My point was not really to do with what 'God' means, more that within the MoQ Quality is the highest
term, which is then divided into Dynamic and Static - therefore DQ *cannot* be the highest term.
Whether that highest term can then be called God (or tao or the source or beauty or the 'One') is a
separate question - an interesting question, but a separate one.
Many people do seem to equate DQ with 'the highest' or 'mystical reality' or whatever, and I think
that doesn't do justice to the subtlety of Pirsig's thought. Which I think needs to be more widely
understood.
By the way, I came across these two quotes the other day, which I thought you might like:
"'For from the greatness and beauty of created things comes a corresponding perception of their
Creator' (Wisdom 13.5) The sky and the air are beautiful, the earth and the sea are beautiful. By
divine grace the universe was called by the Greeks 'cosmos', meaning 'ornament'... Surely the author
of all created beauty must himself be the beauty in all beauty?" [Hilary of Poitiers, The Trinity]
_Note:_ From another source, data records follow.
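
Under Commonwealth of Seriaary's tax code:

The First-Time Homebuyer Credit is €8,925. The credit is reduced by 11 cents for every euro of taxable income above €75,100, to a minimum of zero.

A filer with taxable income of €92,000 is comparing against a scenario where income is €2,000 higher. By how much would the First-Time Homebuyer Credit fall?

At €92,000 — 11% of the €16,900 excess over €75,100 is €1,859; credit = €8,925 − €1,859 = €7,066.
At €94,000 — 11% of the €18,900 excess over €75,100 is €2,079; credit = €8,925 − €2,079 = €6,846.
Lost: €7,066 − €6,846 = €220.

€220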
"[God is beauty.] This Beauty is the source of all friendship and all mutual understanding. It is
this beauty... which moves all living things and preserves them whilst filling them with love and
desire for their own particular sort of beauty. For each one, therefore, Beauty is both its limit
and the object of its love, since it is its goal... and its model (for it is by its likeness to this
Beauty that everything is defined). Thus true Beauty-and-Goodness are mixed together because,
whatever the force may be that moves living things, it tends always towards Beauty-and-Goodness, and
there is nothing that does not have a share in Beauty-and-Goodness."
Cheers
Sam
PS, just looking back at what you wrote. How do you distinguish 'naturalistic' from 'objective'? ie,
where do the values which determine what is perceived come in?